Сохранив общинное самоуправление аж до реформ Петра I, русские так и не выработали в себе властолюбия. И даже когда оказались титульной нацией огромной империи, то не проявили желания присвоить себе больше прав, чем у “подвластных” народов.

Из всех страстей человеческих, после самолюбия, самая сильная, самая свирепая – властолюбие.

В. Белинский

Властолюбие и свободомыслие находятся в постоянном антагонизме. Где наименьшая свобода, там страсть властолюбия самая пылкая и неразборчивая.

Д. Милль

Известный славянофил Н. Н. Страхов, посетив во второй половине ХIX века давно присоединенную к России Прибалтику, был поражен тем, что остзейские немцы русских здесь даже за людей не считали. И уж, конечно, не принимали в свои корпоративные цеха. А если русскому и удавалось завести собственное дело (открыть лавку или мастерскую), то он должен был выплачивать немецкой общине специальный налог. А стало это возможным потому, что немцы, знавшие лишь родовую общину, привыкли делить людей по национальному признаку. А русским, имеющим опыт лишь территориальной общины, объединиться против иного этноса даже в голову не приходило.

Впрочем, может быть, именно поэтому у русских до сих пор нет предубеждения против сильной централизованной власти. Ибо только централизованная власть не подразделяет граждан на своих и чужих “родовиков”.

Но не только у русских власть воспринимается (часто без должных на то оснований, всего лишь в силу традиции) не столько как источник насилия, сколько как гарант справедливости.

Вот известный пример из XVIII в. до н. э. После того, как Двуречье завоевали варвары и справедливость была забыта, заново объединил страну и возродил традиции былой империи царь Вавилона Хаммурапи. Он запретил ростовщичество, продажу земли в частное владение, частную торговлю. По всем признакам его империя была социалистической.

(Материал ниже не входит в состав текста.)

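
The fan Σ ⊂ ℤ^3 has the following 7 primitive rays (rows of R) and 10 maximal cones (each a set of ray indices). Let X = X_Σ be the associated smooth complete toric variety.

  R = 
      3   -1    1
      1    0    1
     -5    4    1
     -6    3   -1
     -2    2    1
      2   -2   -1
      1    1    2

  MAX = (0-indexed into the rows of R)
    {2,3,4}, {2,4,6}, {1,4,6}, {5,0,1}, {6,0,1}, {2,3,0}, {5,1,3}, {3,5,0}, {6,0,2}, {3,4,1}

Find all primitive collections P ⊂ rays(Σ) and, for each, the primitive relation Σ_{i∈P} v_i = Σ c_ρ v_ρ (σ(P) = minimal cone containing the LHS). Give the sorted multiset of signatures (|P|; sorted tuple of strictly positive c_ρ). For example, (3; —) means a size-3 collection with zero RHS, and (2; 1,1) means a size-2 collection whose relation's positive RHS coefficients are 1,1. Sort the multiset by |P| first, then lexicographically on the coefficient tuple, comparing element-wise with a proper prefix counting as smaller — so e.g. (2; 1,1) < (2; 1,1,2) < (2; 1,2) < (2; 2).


|primitive collections| = 7. Relations:

  • {4,5}:  v_{4} + v_{5} = 0  ⇒ sig = (2; —)
  • {0,4}:  v_{0} + v_{4} = v_{6}  ⇒ sig = (2; 1)
  • {3,6}:  v_{3} + v_{6} = v_{2}  ⇒ sig = (2; 1)
  • {5,6}:  v_{5} + v_{6} = v_{0}  ⇒ sig = (2; 1)
  • {2,5}:  v_{2} + v_{5} = v_{0} + v_{3}  ⇒ sig = (2; 1,1)
  • {1,2}:  v_{1} + v_{2} = 2·v_{4}  ⇒ sig = (2; 2)
  • {0,1,3}:  v_{0} + v_{1} + v_{3} = v_{4}  ⇒ sig = (3; 1)

so the primitive-relation signature multiset is
    (2; —)
    (2; 1)
    (2; 1)
    (2; 1)
    (2; 1,1)
    (2; 2)
    (3; 1)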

До наших дней уцелела знаменитая стела, на которой высечены слова Хаммурапи: “И тогда меня, Хаммурапи, назвали по имени, дабы Справедливость в стране была установлена, дабы погубить беззаконных и злых, дабы сильный не притеснял слабого, дабы плоть людей была удовлетворена…”.

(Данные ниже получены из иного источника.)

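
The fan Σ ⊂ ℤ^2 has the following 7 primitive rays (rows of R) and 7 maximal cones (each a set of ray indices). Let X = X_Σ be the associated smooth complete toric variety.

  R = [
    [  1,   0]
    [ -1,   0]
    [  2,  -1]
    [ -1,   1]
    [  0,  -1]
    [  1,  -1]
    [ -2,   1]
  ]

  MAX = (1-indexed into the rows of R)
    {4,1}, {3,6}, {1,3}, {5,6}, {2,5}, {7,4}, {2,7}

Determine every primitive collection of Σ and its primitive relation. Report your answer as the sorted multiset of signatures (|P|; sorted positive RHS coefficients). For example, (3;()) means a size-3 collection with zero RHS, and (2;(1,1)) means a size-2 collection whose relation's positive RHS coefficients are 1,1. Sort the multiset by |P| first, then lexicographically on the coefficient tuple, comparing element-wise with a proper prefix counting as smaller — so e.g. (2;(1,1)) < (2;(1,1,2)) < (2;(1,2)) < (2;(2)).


Minimal non-faces — 14 found among 7 rays, 7 max cones:

  {1,2}:  v_{1} + v_{2} = 0 ; sig = (2;())
  {3,7}:  v_{3} + v_{7} = 0 ; sig = (2;())
  {4,6}:  v_{4} + v_{6} = 0 ; sig = (2;())
  {1,5}:  v_{1} + v_{5} = v_{6} ; sig = (2;(1))
  {1,6}:  v_{1} + v_{6} = v_{3} ; sig = (2;(1))
  {1,7}:  v_{1} + v_{7} = v_{4} ; sig = (2;(1))
  {2,3}:  v_{2} + v_{3} = v_{6} ; sig = (2;(1))
  {2,4}:  v_{2} + v_{4} = v_{7} ; sig = (2;(1))
  {2,6}:  v_{2} + v_{6} = v_{5} ; sig = (2;(1))
  {3,4}:  v_{3} + v_{4} = v_{1} ; sig = (2;(1))
  {4,5}:  v_{4} + v_{5} = v_{2} ; sig = (2;(1))
  {6,7}:  v_{6} + v_{7} = v_{2} ; sig = (2;(1))
  {3,5}:  v_{3} + v_{5} = 2·v_{6} ; sig = (2;(2))
  {5,7}:  v_{5} + v_{7} = 2·v_{2} ; sig = (2;(2))

so the primitive-relation signature multiset is
[(2;()), (2;()), (2;()), (2;(1)), (2;(1)), (2;(1)), (2;(1)), (2;(1)), (2;(1)), (2;(1)), (2;(1)), (2;(1)), (2;(2)), (2;(2))]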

В Древней Греции справедливость имела похожую судьбу.

Тирания или гибкость?

Про тиранию и тиранов известно много плохого и даже ужасного.

Нет на свете никакой более несправедливой власти и более запятнанной кровавыми преступлениями, чем тирания.

Геродот

Все преступления возникли из тирании, которая была первым из всех.

Л. Сен-Жюст

Однако жизнь показывает, что не все так однозначно даже с этим тяжелым, обычно осуждаемым явлением.

Пример из истории Древней Греции. После того, как колонизация других земель уже не спасала греков от голода, знать забыла о равенстве. В 594 г. до н. э. народ Афин восстал против знати. Возглавил восставших опытный полководец Писистрат. В результате он получил права диктатора и смог, как Хаммурапи, “погубить беззаконных и злых, дабы сильный не притеснял слабого”. И Афины вступили в полосу своего наивысшего рассвета. Все самые высокие образцы античного искусства появляются именно во время и после правления Писистрата. Да и идеалы демократии (власти народа), воспринятые от Древней Греции Европой Нового времени, начало свое берут из времен его тирании. Потому что тираном он был лишь в глазах поверженных аристократов, а народ в нем видел гаранта своих прав.

Долгие и великие страдания воспитывают в человеке тирана.

Ф. Ницше

“Ну, так давай рассмотрим, каким образом возникает тирания. Что она получает из демократии – это, пожалуй, ясно. Разве народ не привык особенно отличать кого-то одного, ухаживать за ним и возвеличивать? Значит, это уж ясно, что, когда появляется тиран, он вырастает именно из этого корня, то есть как ставленник народа. Карая изгнанием и приговаривая к страшной казни, он, между тем, будет сулить отмену задолженности и передела земли…”.